Shad Meier

No. 84
- Position: Tight end

Personal information
- Born: June 7, 1978 (age 48) St. Louis, Missouri, U.S.
- Listed height: 6 ft 4 in (1.93 m)
- Listed weight: 255 lb (116 kg)

Career information
- High school: Pittsburg
- College: Kansas State
- NFL draft: 2001: 3rd round, 90th overall pick

Career history
- Tennessee Titans (2001–2004); New Orleans Saints (2005);

Career NFL statistics
- Receptions: 42
- Receiving yards: 334
- Receiving touchdowns: 3
- Stats at Pro Football Reference

= Shad Meier =

American football player (born 1978)

Shadley Benjamin Meier (born June 7, 1978) is an American former professional football player who was a tight end in the National Football League (NFL).

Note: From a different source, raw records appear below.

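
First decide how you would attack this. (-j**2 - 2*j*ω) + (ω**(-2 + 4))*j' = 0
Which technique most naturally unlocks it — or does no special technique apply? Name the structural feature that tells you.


Technique: the homogeneous substitution — the slope is degree-zero homogeneous: the ratio substitution v = j/ω collapses it. Rearranged, this also fits the Bernoulli template directly; the homogeneous substitution reads the structure without the rearrangement.


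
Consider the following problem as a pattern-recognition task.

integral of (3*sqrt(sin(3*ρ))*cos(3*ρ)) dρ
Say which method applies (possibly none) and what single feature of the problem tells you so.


Verdict: u-substitution — read it as f(sin(3*ρ)) times a constant multiple of d(sin(3*ρ)): one substitution, u = sin(3*ρ), finishes it.


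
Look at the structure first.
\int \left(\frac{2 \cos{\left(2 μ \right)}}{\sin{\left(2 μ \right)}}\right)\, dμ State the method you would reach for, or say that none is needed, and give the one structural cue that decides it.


Technique: u-substitution — gathered as a product, the integrand carries the factor 2 \cos{\left(2 μ \right)} — up to a constant, the derivative of the inner expression \sin{\left(2 μ \right)} — so u = \sin{\left(2 μ \right)} collapses the integral.


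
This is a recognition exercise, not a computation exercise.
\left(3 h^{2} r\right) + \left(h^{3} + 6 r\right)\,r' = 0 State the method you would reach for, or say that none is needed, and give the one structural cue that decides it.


Method: the exact-equation method — this form is already the differential of something: the matching mixed partials of 3 h^{2} r and h^{3} + 6 r prove it.


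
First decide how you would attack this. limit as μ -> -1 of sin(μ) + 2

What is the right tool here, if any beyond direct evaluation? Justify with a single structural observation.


Method: no special technique — nothing blocks direct substitution at -1: plug in and finish.


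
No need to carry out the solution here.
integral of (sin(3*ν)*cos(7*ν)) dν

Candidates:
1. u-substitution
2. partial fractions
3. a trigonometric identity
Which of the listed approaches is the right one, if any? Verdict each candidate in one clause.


Technique: a trigonometric identity — two different frequencies multiply in sin(3*ν)*cos(7*ν); the product-to-sum formula separates them.
- u-substitution: no subexpression of the integrand serves as a whole-integral substitution inner — individual terms may offer their own, but none carries its derivative as a factor of the full integrand; a working change of variable would have to be constructed from outside the expression.
- partial fractions: the expression is not a ratio of polynomials that decomposes further.
- a trigonometric identity — yes, a natural case for it.


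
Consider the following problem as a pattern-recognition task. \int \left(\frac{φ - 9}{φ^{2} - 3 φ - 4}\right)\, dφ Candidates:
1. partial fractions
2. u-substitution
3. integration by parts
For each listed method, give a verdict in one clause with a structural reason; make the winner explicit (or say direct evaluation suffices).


Technique: partial fractions — the factorization of φ^{2} - 3 φ - 4 is the whole battle; after it, each term is a table integral.
- partial fractions: applies; the problem has the shape this method handles.
- u-substitution: no subexpression of the integrand serves as a whole-integral substitution inner — individual terms may offer their own, but none carries its derivative as a factor of the full integrand; a working change of variable would have to be constructed from outside the expression.
- integration by parts: no split into a nonconstant polynomial times one of the standard kernels — exp, sine, or cosine of a linear argument, or a logarithm — applies here.


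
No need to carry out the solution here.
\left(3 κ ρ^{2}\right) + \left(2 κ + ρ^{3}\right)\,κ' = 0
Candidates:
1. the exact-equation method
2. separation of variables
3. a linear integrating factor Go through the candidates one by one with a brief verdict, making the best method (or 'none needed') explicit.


Technique: the exact-equation method — equality of cross partials is the green light — assemble the potential function term by term.
- the exact-equation method — applies; the problem has the shape this method handles.
- separation of variables: no division isolates the independent variable from the unknown.
- a linear integrating factor — a nonlinear term in the unknown puts this outside the integrating-factor template.


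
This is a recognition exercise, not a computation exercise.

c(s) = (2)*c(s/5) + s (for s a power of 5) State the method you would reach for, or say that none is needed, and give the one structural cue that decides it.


Diagnosis: the master substitution — the argument shrinks by the factor 5, so measure the index on a logarithmic scale and the recursion becomes a shift.


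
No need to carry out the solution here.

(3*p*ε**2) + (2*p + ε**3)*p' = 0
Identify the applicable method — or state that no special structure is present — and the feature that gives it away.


Best approach: the exact-equation method — equality of cross partials is the green light — assemble the potential function term by term.


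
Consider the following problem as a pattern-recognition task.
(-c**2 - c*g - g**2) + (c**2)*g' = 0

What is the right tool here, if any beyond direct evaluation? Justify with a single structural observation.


Best approach: the homogeneous substitution — solved for the derivative, the right side is unchanged under scaling c and g together — it depends only on the ratio g/c, so substitute a single ratio variable.


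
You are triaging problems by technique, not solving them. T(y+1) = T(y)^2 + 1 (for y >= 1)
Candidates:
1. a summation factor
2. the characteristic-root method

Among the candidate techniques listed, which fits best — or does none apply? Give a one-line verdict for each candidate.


Best approach: no special technique — the new term depends nonlinearly on the old ones, which disqualifies every superposition-based technique.
- a summation factor — the recursion is nonlinear — outside the first-order linear family a summation factor addresses.
- the characteristic-root method — nonlinearity rules out exponential-mode superposition from the start.


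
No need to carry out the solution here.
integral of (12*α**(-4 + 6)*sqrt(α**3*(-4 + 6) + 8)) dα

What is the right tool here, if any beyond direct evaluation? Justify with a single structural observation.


Method: u-substitution — everything non-trivial happens through the inner expression (α**3*(-4 + 6) + 8), and its derivative accounts for the remaining factor up to a constant, so set u = (α**3*(-4 + 6) + 8).


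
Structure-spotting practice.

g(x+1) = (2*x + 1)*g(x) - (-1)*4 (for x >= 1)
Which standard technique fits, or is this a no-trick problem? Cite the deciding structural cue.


Verdict: a summation factor — an index-dependent multiplier 2*x + 1 rules out characteristic roots; a summation factor converts it to a pure difference.


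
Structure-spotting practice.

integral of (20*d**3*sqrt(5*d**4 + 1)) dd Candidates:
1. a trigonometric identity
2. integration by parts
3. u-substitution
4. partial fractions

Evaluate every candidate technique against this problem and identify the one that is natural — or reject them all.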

==Early life and college==
Shad Meier prepped at Pittsburg High School, in his home town, where he was an All-State Top 11 Selection in Kansas in the fall of 1995 under legendary coach Larry Garman. He went on to enjoy a five-year playing career for the Kansas State Wildcats, where he was a two-year starter at tight end for Bill Snyder. He is one of the four Meier brothers to play college football. His younger brother Dylan (now deceased) also played for the Wildcats. The youngest brother Kerry played for the University of Kansas.

==Professional career==
Shad Meier was selected as the 90th overall pick of the 2001 NFL draft for Tennessee Titans. The 6 foot 4 inches, 255 pounds, from Pittsburg, Kansas enjoyed a 6-year playing career in the NFL. He spent first four years of his NFL career with the Tennessee Titans. Meier was traded to the New Orleans Saints in 2004 before retiring in 2006.

==NFL career statistics==

Legend
| Bold | Career high |

=== Regular season ===

| Year | Team | Games |  | Receiving |  |  |  |  |  |
| GP | GS | Tgt | Rec | Yds | Avg | Lng | TD |
| 2001 | TEN | 11 | 1 | 5 | 3 | 31 | 10.3 | 18 | 0 |
| 2002 | TEN | 12 | 0 | 4 | 1 | 17 | 17.0 | 17 | 1 |
| 2003 | TEN | 15 | 6 | 19 | 13 | 159 | 12.2 | 27 | 0 |
| 2004 | TEN | 14 | 6 | 36 | 25 | 127 | 5.1 | 29 | 2 |
| 2005 | TEN | 1 | 0 | 0 | 0 | 0 | 0.0 | 0 | 0 |
| Career |  | 53 | 13 | 65 | 42 | 334 | 8.0 | 29 | 3 |

=== Playoffs ===

| Year | Team | Games |  | Receiving |  |  |  |  |  |
| GP | GS | Tgt | Rec | Yds | Avg | Lng | TD |
| 2002 | TEN | 2 | 0 | 0 | 0 | 0 | 0.0 | 0 | 0 |
| 2003 | TEN | 2 | 0 | 1 | 0 | 0 | 0.0 | 0 | 0 |
| Career |  | 4 | 0 | 1 | 0 | 0 | 0.0 | 0 | 0 |

==Personal life==
Meier is son of Dennis and Valerie Meier who reside in Pittsburg, Kansas. Meier is currently a Health/Wellness Teacher at Franklin High School in Franklin, Tennessee.